De warmtepomp als een helder licht

In de noordelijke provincies schijnt de warmtepomp als een helder licht aan de duurzame horizon. Deze regio’s hebben een voorsprong genomen in de adoptie van warmtepomptechnologieën. Statistieken uit het Warmtepomp Trendrapport van Dutch New Energy Research onthullen een boeiende kloof tussen het noorden en andere gebieden zoals de Randstad en Flevoland.

Het rapport illustreert een opvallende ongelijkheid: terwijl het noorden trots gemiddeld drie warmtepompen per 1000 inwoners heeft geïnstalleerd met subsidie in het afgelopen jaar, blijven de cijfers in de Randstad en Flevoland achter. Hier zijn minder dan twee warmtepompen per 1000 inwoners geplaatst in dezelfde periode, volgens gegevens van het eerste halfjaar van 2023.

Deze trend lijkt standvastig te blijven voor de rest van het jaar, zoals voorspeld door het onderzoeksbureau. De projecties laten geen significante verschuiving zien in deze verdeling van warmtepompinstallaties.

De vooruitzichten voor dit jaar voorspellen de installatie van zo’n 120.000 warmtepompen in bestaande Nederlandse woningen, waarvan de helft elektrisch is en de andere helft hybride. Deze hybride varianten, hoewel niet volledig gasvrij, bieden toch een weg naar vermindering van gasverbruik.

Opmerkelijk genoeg heeft het demissionaire kabinet het doel van 125.000 warmtepompen tussen 2022 en 2024 al ruimschoots overtroffen, met ruim 100.000 installaties vorig jaar alleen al. Deze successen zijn echter niet gelijkmatig verspreid over Nederland, waarbij het noorden duidelijk de leiding neemt in de warmtepomprevolutie.

De verschuiving wordt nog duidelijker in de context van cv-ketels: het rapport suggereert dat de verkoop van nieuwe cv-ketels dit jaar voor het eerst lijkt te dalen. Deze daling kan deels worden toegeschreven aan de groeiende populariteit van (hybride)warmtepompen en het tijdsintensieve karakter van warmtepompinstallaties, waardoor minder monteurs beschikbaar zijn voor traditionele cv-installaties.

Het noordelijke gebruik van warmtepompen met subsidies toont aan dat meer dan 80 procent van de geplaatste warmtepompen in bestaande huizen wordt ondersteund door deze regeling. Dit fenomeen lijkt prominenter in de noordelijke regio’s, waarbij Drenthe bijvoorbeeld bijna vier keer zoveel gesubsidieerde warmtepompen heeft geïnstalleerd in vergelijking met Zuid-Holland.

Waarom juist het noorden zoveel warmtepompen omarmt, lijkt niet verrassend als men kijkt naar de woningtypes. Vrijstaande en twee-onder-een-kapwoningen, meer aanwezig in deze regio, kennen gunstigere terugverdientijden voor warmtepompen dan de kleinere woningen in de Randstad. Daarbij komen nog de alternatieve verwarmingsmethoden voor appartementen, zoals warmtenetten en blokverwarming.

Toch staat er een verandering op de horizon. Vanaf 2026 wordt het verplicht om een warmtepomp te installeren bij vervanging van de traditionele cv-ketel. Huiseigenaren hebben dan de keuze tussen een volledig elektrische warmtepomp en een hybride variant. Deze nieuwe regel heeft echter uitzonderingen voor appartementen, monumentale panden en woningen die binnen tien jaar op een warmtenet worden aangesloten.

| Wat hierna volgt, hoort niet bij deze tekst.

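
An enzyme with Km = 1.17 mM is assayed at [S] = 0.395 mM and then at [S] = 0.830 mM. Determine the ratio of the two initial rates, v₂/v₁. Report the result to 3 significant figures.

1.64

The fractional saturations are [S]/(Km+[S]) = 0.395/1.565 = 0.2524 and 0.830/2.000 = 0.4150.
v₂/v₁ is just their ratio: 0.4150/0.2524 = 1.64.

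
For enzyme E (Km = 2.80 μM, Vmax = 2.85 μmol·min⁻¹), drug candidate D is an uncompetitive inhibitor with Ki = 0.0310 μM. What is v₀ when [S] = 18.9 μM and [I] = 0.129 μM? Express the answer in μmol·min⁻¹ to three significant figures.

0.537 μmol·min⁻¹

With α = 1 + [I]/Ki = 1 + 0.129/0.0310 = 5.161, the uncompetitive rate law is v = (Vmax/α)·[S] / (Km/α + [S]).
v = (2.85/5.161)×18.9 / (2.80/5.161 + 18.9) = 10.44/19.44 = 0.537 μmol·min⁻¹.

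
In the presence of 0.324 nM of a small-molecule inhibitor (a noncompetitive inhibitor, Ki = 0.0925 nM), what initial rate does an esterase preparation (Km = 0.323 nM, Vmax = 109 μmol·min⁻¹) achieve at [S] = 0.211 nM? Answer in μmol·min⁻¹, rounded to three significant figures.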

De hybride warmtepomp, hoewel goedkoper dan de volledig elektrische, behoudt de traditionele cv voor ondersteuning. Dit leidt tot aanzienlijke besparingen op de gasrekening, met een reductie van 60 tot 70 procent. Deze cv-ketels worden alleen nog actief bij vriesweer, terwijl ze het hele jaar door het warme water verzorgen.

Deze dynamische veranderingen in de Nederlandse huizenmarkt beloven een duurzamere toekomst, met warmtepompen als een centraal instrument om het gebruik van gas te verminderen.